Cars are pictured at the General Motors Co plant, that will give time off to its employees during the coronavirus disease (COVID-19) outbreak, in Sao Jose dos Campos

By Marcelo Rochabrun

SAO PAULO (Reuters) - General Motors Co plans to keep its Brazilian factories shut down for at least 60 more days due to the coronavirus crisis, the company said Thursday, as the final batch of unionized workers voted on the automaker's proposal.

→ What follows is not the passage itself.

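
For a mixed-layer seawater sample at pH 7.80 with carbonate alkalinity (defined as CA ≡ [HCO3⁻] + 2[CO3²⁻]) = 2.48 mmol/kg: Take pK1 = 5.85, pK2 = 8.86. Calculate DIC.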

GM's plants in Brazil have been shuttered since March 30 when the company put its workers on furlough, but kept their pay intact as it made employees use up vacation days.

But as the pandemic has worsened globally and holiday allotments have dried up, GM has had to look for more drastic measures in South America's top auto producer. Now its factories in Brazil, where for several years Chevrolet has been the country's best selling brand, will be shut down at least until mid June.

The timeline puts Brazil behind the schedules set by automakers in Europe, where companies have said they might begin building vehicles by the end of this month. In The United States, automakers including Fiat Chrysler Automobiles and Toyota Motor Corp are hoping to restart production in early May.

To be sure, GM has not set reopening start dates elsewhere in the world.

Brazil has more coronavirus cases than any country in Latin America and its right-wing President Jair Bolsonaro has been criticized for minimizing the severity of the disease.

GM said all its Brazilian workers except for one have agreed to the shutdown and for a plan to cut salaries by up to 25%. The remaining union, based in Sao Jose dos Campos in Sao Paulo state, will finish voting on the proposal on Thursday night.

If the crisis does not allow workers to resume auto production within 60 days, GM may extend the shutdown to 90 days, according to a document shared with workers and seen by Reuters.